The basic point of the paper is that there are lots of ways that trainers can impede (short-term) performance during training that then facilitate (long-term) performance once training ends. Put more specifically:
Manipulations such as blocking practice by subtask, providing continuous feedback during training, and fixing the conditions of practice act like crutches that artificially support performance during training. When those crutches are absent in the posttraining environment, performance collapses.
These findings correlate completely with William Stafford’s (above) “No Praise, No Blame” pedagogy (which my former colleague Michael Martone turned me on to) that I feel comfortable using them as an irrefutable, scientific basis for the new non-workshopping workshop course I’m trying out next year.
Workshop feedback serves the workshopper more than the workshoppee, being as it is a honing of critical faculties and not creative ones. And from what I’ve seen, the demands of the academic calendar lead students to submit first drafts when what’d be more helpful not only to their work on that particular essay but to their growth as a writer in the long run would be to submit drafts they’ve spent way more time on (here I’m parroting Carol Bly).
We tend to repeat as teachers what we’ve learned as students. We also tend to perform in the classroom the practices that make us feel effective in the short term—after all, we’re evaluated after just 15 weeks, whereas what we’re hoping to produce is a classroom full of lifetime writers. How do we know that our practices were effective when our students are done with their training and we send them out in the world to be working writers?
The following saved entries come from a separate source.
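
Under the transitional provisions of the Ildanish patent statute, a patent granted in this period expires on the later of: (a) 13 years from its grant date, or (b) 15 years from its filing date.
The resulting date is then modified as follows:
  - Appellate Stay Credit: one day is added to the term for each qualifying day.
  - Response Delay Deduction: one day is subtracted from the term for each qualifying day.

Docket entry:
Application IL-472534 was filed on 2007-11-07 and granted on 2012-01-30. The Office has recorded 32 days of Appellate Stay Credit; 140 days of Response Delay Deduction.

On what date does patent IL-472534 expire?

October 14, 2024

(a) grant + 13 years → 30 January 2025.
(b) filing + 15 years → 7 November 2022.
Later of the two: 30 January 2025.
Appellate Stay Credit: +32 days → 3 March 2025.
Response Delay Deduction: −140 days → 14 October 2024.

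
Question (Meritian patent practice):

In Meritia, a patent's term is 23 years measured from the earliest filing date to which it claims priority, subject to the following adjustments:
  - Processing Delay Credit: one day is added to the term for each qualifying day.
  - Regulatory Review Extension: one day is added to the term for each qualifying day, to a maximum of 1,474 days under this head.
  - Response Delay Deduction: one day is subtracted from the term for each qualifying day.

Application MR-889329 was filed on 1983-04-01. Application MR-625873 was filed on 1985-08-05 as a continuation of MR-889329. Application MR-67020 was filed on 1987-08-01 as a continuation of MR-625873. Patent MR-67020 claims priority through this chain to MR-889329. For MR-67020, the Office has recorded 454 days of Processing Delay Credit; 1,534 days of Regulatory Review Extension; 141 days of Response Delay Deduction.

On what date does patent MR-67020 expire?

Earliest priority filing: 1 April 1983.
Base term: 1 April 1983 + 23 years → 1 April 2006.
Processing Delay Credit: +454 days → 29 June 2007.
Regulatory Review Extension: 1534 days claimed exceeds the 1474-day cap, so +1474 days → 12 July 2011.
Response Delay Deduction: −141 days → 21 February 2011.

2011-02-21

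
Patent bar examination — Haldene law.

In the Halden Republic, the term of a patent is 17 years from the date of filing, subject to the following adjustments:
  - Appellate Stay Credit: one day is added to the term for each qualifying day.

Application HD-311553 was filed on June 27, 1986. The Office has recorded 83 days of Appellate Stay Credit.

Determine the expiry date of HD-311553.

Base term: filing date + 17 years → 27 June 2003.
Appellate Stay Credit: +83 days → 18 September 2003.

2003-09-18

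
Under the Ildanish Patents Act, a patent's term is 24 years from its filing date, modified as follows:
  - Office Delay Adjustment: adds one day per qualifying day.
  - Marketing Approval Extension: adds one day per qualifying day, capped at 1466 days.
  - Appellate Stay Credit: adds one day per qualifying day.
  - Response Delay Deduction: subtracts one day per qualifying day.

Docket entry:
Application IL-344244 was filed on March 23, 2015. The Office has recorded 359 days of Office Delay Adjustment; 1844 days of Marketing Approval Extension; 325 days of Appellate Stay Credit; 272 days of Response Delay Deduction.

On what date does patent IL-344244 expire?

Base term: filing date + 24 years → 23 March 2039.
Office Delay Adjustment: +359 days → 16 March 2040.
Marketing Approval Extension: 1844 days claimed exceeds the 1466-day cap, so +1466 days → 21 March 2044.
Appellate Stay Credit: +325 days → 9 February 2045.
Response Delay Deduction: −272 days → 13 May 2044.

2044-05-13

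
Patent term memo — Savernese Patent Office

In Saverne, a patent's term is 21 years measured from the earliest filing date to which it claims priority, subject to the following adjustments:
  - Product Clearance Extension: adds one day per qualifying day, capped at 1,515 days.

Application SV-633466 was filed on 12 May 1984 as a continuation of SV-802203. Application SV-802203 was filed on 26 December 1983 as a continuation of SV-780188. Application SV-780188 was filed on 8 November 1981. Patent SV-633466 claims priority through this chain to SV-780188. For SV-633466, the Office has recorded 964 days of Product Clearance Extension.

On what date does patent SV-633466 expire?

Earliest priority filing: 8 November 1981.
Base term: 8 November 1981 + 21 years → 8 November 2002.
Product Clearance Extension: 964 days (within the 1515-day cap) → +964 days → 29 June 2005.

2005-06-29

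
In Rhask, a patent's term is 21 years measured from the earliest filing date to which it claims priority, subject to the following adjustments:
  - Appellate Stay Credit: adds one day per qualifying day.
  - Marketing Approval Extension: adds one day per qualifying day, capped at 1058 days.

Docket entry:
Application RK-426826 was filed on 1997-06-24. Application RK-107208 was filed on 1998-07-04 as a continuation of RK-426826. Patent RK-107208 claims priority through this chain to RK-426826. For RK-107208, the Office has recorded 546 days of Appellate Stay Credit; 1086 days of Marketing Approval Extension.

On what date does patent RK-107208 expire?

2022-11-14

Earliest priority filing: 24 June 1997.
Base term: 24 June 1997 + 21 years → 24 June 2018.
Appellate Stay Credit: +546 days → 22 December 2019.
Marketing Approval Extension: 1086 days claimed exceeds the 1058-day cap, so +1058 days → 14 November 2022.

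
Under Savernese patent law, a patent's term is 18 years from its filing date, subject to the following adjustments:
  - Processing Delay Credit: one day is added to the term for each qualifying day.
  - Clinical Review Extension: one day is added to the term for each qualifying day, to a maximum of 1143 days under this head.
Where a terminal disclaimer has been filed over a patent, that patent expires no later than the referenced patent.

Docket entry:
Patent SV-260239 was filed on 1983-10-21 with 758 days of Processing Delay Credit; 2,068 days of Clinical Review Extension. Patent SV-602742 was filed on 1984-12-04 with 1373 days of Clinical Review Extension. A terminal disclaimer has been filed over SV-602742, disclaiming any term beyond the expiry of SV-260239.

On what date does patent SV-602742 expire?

January 20, 2006

Natural term of SV-602742:
  Base: filing + 18 years → 4 December 2002.
  Clinical Review Extension: 1373 days claimed exceeds the 1143-day cap, so +1143 days → 20 January 2006.
Expiry of referenced patent SV-260239:
  Base: filing + 18 years → 21 October 2001.
  Processing Delay Credit: +758 days → 18 November 2003.
  Clinical Review Extension: 2068 days claimed exceeds the 1143-day cap, so +1143 days → 4 January 2007.
Terminal disclaimer: SV-602742 expires on the earlier of 20 January 2006 and 4 January 2007.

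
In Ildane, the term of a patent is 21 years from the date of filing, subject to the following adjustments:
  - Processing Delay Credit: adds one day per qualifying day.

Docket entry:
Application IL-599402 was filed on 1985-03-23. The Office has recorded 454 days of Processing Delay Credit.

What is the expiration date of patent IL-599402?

Base term: filing date + 21 years → 23 March 2006.
Processing Delay Credit: +454 days → 20 June 2007.

2007-06-20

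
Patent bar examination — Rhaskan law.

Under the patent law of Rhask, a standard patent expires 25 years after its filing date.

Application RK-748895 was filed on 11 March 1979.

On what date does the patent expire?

March 11, 2004

Filing date + 25 years → 11 March 2004.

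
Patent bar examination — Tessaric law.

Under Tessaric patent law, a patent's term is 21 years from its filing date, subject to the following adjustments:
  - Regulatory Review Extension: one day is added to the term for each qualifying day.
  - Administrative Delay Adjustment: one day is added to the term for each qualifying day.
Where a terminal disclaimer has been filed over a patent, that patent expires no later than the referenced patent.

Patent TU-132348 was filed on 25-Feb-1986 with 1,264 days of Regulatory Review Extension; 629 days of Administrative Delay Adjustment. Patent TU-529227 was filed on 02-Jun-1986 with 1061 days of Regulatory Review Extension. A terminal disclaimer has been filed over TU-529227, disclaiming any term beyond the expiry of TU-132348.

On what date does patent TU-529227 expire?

Natural term of TU-529227:
  Base: filing + 21 years → 2 June 2007.
  Regulatory Review Extension: +1061 days → 28 April 2010.
Expiry of referenced patent TU-132348:
  Base: filing + 21 years → 25 February 2007.
  Regulatory Review Extension: +1264 days → 12 August 2010.
  Administrative Delay Adjustment: +629 days → 2 May 2012.
Terminal disclaimer: TU-529227 expires on the earlier of 28 April 2010 and 2 May 2012.

2010-04-28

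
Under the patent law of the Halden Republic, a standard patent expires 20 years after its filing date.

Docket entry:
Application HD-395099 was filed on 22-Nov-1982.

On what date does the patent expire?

November 22, 2002

Filing date + 20 years → 22 November 2002.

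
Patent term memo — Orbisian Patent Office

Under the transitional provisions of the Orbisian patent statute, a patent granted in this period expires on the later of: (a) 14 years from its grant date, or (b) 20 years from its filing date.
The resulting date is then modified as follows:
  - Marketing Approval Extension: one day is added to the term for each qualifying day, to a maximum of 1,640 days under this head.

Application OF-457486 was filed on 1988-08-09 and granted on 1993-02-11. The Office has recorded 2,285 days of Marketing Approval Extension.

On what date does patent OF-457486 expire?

(a) grant + 14 years → 11 February 2007.
(b) filing + 20 years → 9 August 2008.
Later of the two: 9 August 2008.
Marketing Approval Extension: 2285 days claimed exceeds the 1640-day cap, so +1640 days → 4 February 2013.

2013-02-04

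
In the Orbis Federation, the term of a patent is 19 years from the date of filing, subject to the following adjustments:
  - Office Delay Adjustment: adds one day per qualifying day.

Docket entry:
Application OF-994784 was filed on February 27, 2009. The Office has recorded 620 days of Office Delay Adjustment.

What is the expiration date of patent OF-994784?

November 8, 2029

Base term: filing date + 19 years → 27 February 2028.
Office Delay Adjustment: +620 days → 8 November 2029.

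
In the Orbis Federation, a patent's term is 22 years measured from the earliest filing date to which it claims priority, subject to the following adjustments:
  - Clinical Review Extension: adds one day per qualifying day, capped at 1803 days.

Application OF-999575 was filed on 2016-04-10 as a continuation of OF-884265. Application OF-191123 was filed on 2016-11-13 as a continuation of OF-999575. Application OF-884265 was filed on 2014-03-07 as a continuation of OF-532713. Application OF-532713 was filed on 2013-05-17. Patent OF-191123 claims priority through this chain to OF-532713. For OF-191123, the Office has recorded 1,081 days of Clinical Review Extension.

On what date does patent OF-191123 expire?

Earliest priority filing: 17 May 2013.
Base term: 17 May 2013 + 22 years → 17 May 2035.
Clinical Review Extension: 1081 days (within the 1803-day cap) → +1081 days → 2 May 2038.

2038-05-02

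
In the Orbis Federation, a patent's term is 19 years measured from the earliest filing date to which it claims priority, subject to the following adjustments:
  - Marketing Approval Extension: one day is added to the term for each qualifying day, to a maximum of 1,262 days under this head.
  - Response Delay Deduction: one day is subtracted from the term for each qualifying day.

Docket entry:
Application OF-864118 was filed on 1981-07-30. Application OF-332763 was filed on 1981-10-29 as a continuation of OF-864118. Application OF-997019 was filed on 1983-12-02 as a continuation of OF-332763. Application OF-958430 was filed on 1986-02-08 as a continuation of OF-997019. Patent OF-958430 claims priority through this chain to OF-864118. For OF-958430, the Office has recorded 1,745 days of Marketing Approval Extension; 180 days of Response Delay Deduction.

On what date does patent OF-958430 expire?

Earliest priority filing: 30 July 1981.
Base term: 30 July 1981 + 19 years → 30 July 2000.
Marketing Approval Extension: 1745 days claimed exceeds the 1262-day cap, so +1262 days → 13 January 2004.
Response Delay Deduction: −180 days → 17 July 2003.

2003-07-17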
I’m reminded of another thing I learned form Martone about his approach to UA’s mandated Learning Outcomes on our syllabi. His had only one such outcome: You will still be writing in twenty years. How does extensive feedback on first drafts help make that happen? Bjork and Stafford argue pretty effectively that it doesn’t.
A seminal moment in my development as a writer occurred in the 1980s when the US Senate refused to conform Ronald Reagan’s ultra-conservative Icelandic pop star nominee for the Supreme Court, Robert Bjork.
I know, his name’s like a Hartman-era SNL sketch waiting to happen.